Fifty-one year-old Filipina educator, Rina Hernandez, originally from Angono, Rizal is one of them.

Hernandez, an assistant teacher in Qatar, was hired by an Egyptian businessman as a private tutor to one of their six kids.

But when she came to the U.S. with the employer last October, Hernandez claims she ended up being a nanny to the six children and worked more than eight hours day, without overtime pay.

Hernandez says, her passport was held and she, together with two other Filipinas were kept from leaving the employer’s Staten Island home.

She came to the U.S. legally, using a tourist visa but she unknowingly violated the terms of the visa by working in the U.S. without a proper work visa.

Hernandez said, “Bumagsak yung mundo ko, ano nangyari sa akin, kung tutuusin medyo maganda naman yung work ko sa Qatar, tapos nangarap ako na akala ko na mas magiging maganda ang buhay ko sa Amerika dahil nga sa pangako ng isang employer.”

Hernandez was allegedly promised a pay of $1,200 per month and U.S. citizenship in three years.

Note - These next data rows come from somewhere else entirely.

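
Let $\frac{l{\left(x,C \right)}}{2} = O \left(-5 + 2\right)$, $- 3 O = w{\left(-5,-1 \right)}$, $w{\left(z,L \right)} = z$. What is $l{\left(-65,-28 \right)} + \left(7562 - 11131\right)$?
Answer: $-3579$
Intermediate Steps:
$O = \frac{5}{3}$ ($O = \left(- \frac{1}{3}\right) \left(-5\right) = \frac{5}{3} \approx 1.6667$)
$l{\left(x,C \right)} = -10$ ($l{\left(x,C \right)} = 2 \frac{5 \left(-5 + 2\right)}{3} = 2 \cdot \frac{5}{3} \left(-3\right) = 2 \left(-5\right) = -10$)
$l{\left(-65,-28 \right)} + \left(7562 - 11131\right) = -10 + \left(7562 - 11131\right) = -10 - 3569 = -3579$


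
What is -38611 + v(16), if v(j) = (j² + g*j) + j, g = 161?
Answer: -35763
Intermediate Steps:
v(j) = j² + 162*j (v(j) = (j² + 161*j) + j = j² + 162*j)
-38611 + v(16) = -38611 + 16*(162 + 16) = -38611 + 16*178 = -38611 + 2848 = -35763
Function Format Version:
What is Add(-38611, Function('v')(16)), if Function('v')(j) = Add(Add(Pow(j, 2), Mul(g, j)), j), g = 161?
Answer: -35763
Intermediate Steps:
Function('v')(j) = Add(Pow(j, 2), Mul(162, j)) (Function('v')(j) = Add(Add(Pow(j, 2), Mul(161, j)), j) = Add(Pow(j, 2), Mul(162, j)))
Add(-38611, Function('v')(16)) = Add(-38611, Mul(16, Add(162, 16))) = Add(-38611, Mul(16, 178)) = Add(-38611, 2848) = -35763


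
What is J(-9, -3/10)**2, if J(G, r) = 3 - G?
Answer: 144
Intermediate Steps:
J(-9, -3/10)**2 = (3 - 1*(-9))**2 = (3 + 9)**2 = 12**2 = 144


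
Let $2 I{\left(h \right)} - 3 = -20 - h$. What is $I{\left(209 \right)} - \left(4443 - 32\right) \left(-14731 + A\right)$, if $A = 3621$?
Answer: $49006097$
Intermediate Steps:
$I{\left(h \right)} = - \frac{17}{2} - \frac{h}{2}$ ($I{\left(h \right)} = \frac{3}{2} + \frac{-20 - h}{2} = \frac{3}{2} - \left(10 + \frac{h}{2}\right) = - \frac{17}{2} - \frac{h}{2}$)
$I{\left(209 \right)} - \left(4443 - 32\right) \left(-14731 + A\right) = \left(- \frac{17}{2} - \frac{209}{2}\right) - \left(4443 - 32\right) \left(-14731 + 3621\right) = \left(- \frac{17}{2} - \frac{209}{2}\right) - 4411 \left(-11110\right) = -113 - -49006210 = -113 + 49006210 = 49006097$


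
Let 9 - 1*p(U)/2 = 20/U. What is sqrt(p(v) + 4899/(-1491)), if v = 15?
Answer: sqrt(5313)/21 ≈ 3.4710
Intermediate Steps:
p(U) = 18 - 40/U
sqrt(p(v) + 4899/(-1491)) = sqrt((18 - 40/15) + 4899/(-1491)) = sqrt((18 - 40*1/15) + 4899*(-1/1491)) = sqrt((18 - 8/3) - 23/7) = sqrt(46/3 - 23/7) = sqrt(253/21) = sqrt(5313)/21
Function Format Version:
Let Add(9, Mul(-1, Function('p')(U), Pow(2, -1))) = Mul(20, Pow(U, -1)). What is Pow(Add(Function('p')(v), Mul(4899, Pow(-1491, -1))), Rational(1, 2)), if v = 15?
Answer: Mul(Rational(1, 21), Pow(5313, Rational(1, 2))) ≈ 3.4710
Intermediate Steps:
Function('p')(U) = Add(18, Mul(-40, Pow(U, -1))) (Function('p')(U) = Add(18, Mul(-2, Mul(20, Pow(U, -1)))) = Add(18, Mul(-40, Pow(U, -1))))
Pow(Add(Function('p')(v), Mul(4899, Pow(-1491, -1))), Rational(1, 2)) = Pow(Add(Add(18, Mul(-40, Pow(15, -1))), Mul(4899, Pow(-1491, -1))), Rational(1, 2)) = Pow(Add(Add(18, Mul(-40, Rational(1, 15))), Mul(4899, Rational(-1, 1491))), Rational(1, 2)) = Pow(Add(Add(18, Rational(-8, 3)), Rational(-23, 7)), Rational(1, 2)) = Pow(Add(Rational(46, 3), Rational(-23, 7)), Rational(1, 2)) = Pow(Rational(253, 21), Rational(1, 2)) = Mul(Rational(1, 21), Pow(5313, Rational(1, 2)))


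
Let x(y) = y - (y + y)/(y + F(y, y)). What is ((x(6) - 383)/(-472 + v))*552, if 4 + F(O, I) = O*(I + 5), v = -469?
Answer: 3539424/15997 ≈ 221.26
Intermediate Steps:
F(O, I) = -4 + O*(5 + I) (F(O, I) = -4 + O*(I + 5) = -4 + O*(5 + I))
x(y) = y - 2*y/(-4 + y² + 6*y) (x(y) = y - (y + y)/(y + (-4 + 5*y + y*y)) = y - 2*y/(y + (-4 + 5*y + y²)) = y - 2*y/(y + (-4 + y² + 5*y)) = y - 2*y/(-4 + y² + 6*y))
((x(6) - 383)/(-472 + v))*552 = ((6*(-6 + 6² + 6*6)/(-4 + 6² + 6*6) - 383)/(-472 - 469))*552 = ((6*(-6 + 36 + 36)/(-4 + 36 + 36) - 383)/(-941))*552 = ((6*66/68 - 383)*(-1/941))*552 = ((6*(1/68)*66 - 383)*(-1/941))*552 = ((99/17 - 383)*(-1/941))*552 = -6412/17*(-1/941)*552 = (6412/15997)*552 = 3539424/15997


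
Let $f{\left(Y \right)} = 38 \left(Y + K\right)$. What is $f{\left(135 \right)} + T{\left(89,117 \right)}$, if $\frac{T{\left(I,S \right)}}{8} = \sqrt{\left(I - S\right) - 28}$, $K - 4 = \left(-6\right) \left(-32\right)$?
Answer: $12578 + 16 i \sqrt{14} \approx 12578.0 + 59.867 i$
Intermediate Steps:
$K = 196$ ($K = 4 - -192 = 4 + 192 = 196$)
$f{\left(Y \right)} = 7448 + 38 Y$ ($f{\left(Y \right)} = 38 \left(Y + 196\right) = 38 \left(196 + Y\right) = 7448 + 38 Y$)
$T{\left(I,S \right)} = 8 \sqrt{-28 + I - S}$ ($T{\left(I,S \right)} = 8 \sqrt{\left(I - S\right) - 28} = 8 \sqrt{-28 + I - S}$)
$f{\left(135 \right)} + T{\left(89,117 \right)} = \left(7448 + 38 \cdot 135\right) + 8 \sqrt{-28 + 89 - 117} = \left(7448 + 5130\right) + 8 \sqrt{-28 + 89 - 117} = 12578 + 8 \sqrt{-56} = 12578 + 8 \cdot 2 i \sqrt{14} = 12578 + 16 i \sqrt{14}$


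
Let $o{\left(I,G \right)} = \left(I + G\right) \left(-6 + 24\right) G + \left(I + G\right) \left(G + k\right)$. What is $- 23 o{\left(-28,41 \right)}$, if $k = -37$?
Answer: $-221858$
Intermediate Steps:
$o{\left(I,G \right)} = G \left(18 G + 18 I\right) + \left(-37 + G\right) \left(G + I\right)$ ($o{\left(I,G \right)} = \left(I + G\right) \left(-6 + 24\right) G + \left(I + G\right) \left(G - 37\right) = \left(G + I\right) 18 G + \left(G + I\right) \left(-37 + G\right) = \left(18 G + 18 I\right) G + \left(-37 + G\right) \left(G + I\right) = G \left(18 G + 18 I\right) + \left(-37 + G\right) \left(G + I\right)$)
$- 23 o{\left(-28,41 \right)} = - 23 \left(\left(-37\right) 41 - -1036 + 19 \cdot 41^{2} + 19 \cdot 41 \left(-28\right)\right) = - 23 \left(-1517 + 1036 + 19 \cdot 1681 - 21812\right) = - 23 \left(-1517 + 1036 + 31939 - 21812\right) = \left(-23\right) 9646 = -221858$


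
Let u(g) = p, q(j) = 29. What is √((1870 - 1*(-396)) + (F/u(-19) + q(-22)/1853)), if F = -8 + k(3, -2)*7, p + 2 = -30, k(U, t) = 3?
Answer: 5*√19914795078/14824 ≈ 47.598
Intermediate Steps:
p = -32 (p = -2 - 30 = -32)
F = 13 (F = -8 + 3*7 = -8 + 21 = 13)
u(g) = -32
√((1870 - 1*(-396)) + (F/u(-19) + q(-22)/1853)) = √((1870 - 1*(-396)) + (13/(-32) + 29/1853)) = √((1870 + 396) + (13*(-1/32) + 29*(1/1853))) = √(2266 + (-13/32 + 29/1853)) = √(2266 - 23161/59296) = √(134341575/59296) = 5*√19914795078/14824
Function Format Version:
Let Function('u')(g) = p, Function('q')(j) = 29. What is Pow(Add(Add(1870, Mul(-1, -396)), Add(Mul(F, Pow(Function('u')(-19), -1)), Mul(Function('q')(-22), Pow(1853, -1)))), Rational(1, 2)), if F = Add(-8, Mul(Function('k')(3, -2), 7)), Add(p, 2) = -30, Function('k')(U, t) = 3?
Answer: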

She says she did not get paid a single cent for the work she has rendered to her employers.

The Philippine consulate and the Filipino American legal defense and education fund (Faldef), came to her rescue last December after connecting with them thru social media.

Faldef communications director and author of “out of status” received her Facebook message asking for help.

Furer said, “Rina said, I really wanted out. They stopped her from getting out, they had to call the cops then eventually she’s rescued.”

Faldef president attorney JT Mallonga said, “We’re putting together a team of lawyers to handle the immigration, employment and criminal and human trafficking issues here so as soon as we get that out, we will file case however ang importante ho ay may kasama pa siyang dalawa dun eh who are not willing to be rescued dahil sa malaking takot.”

Alleged victims of human trafficking and involuntary servitude like Rina Hernandez say, most of them come to the U.S. with only one goal in mind.

Hernandez said, “Gusto ko magtrabaho, kailangan ko magtrabaho, para sa family ko, kailangan ko magtrabaho, yun lang ang hinihiling ko na tapusin ko ang laban na ito.”

Faldef says human trafficking may not be a byword in the whole immigration reform debate but it should be a part of the debate that would overhaul a broken U.S. immigration system.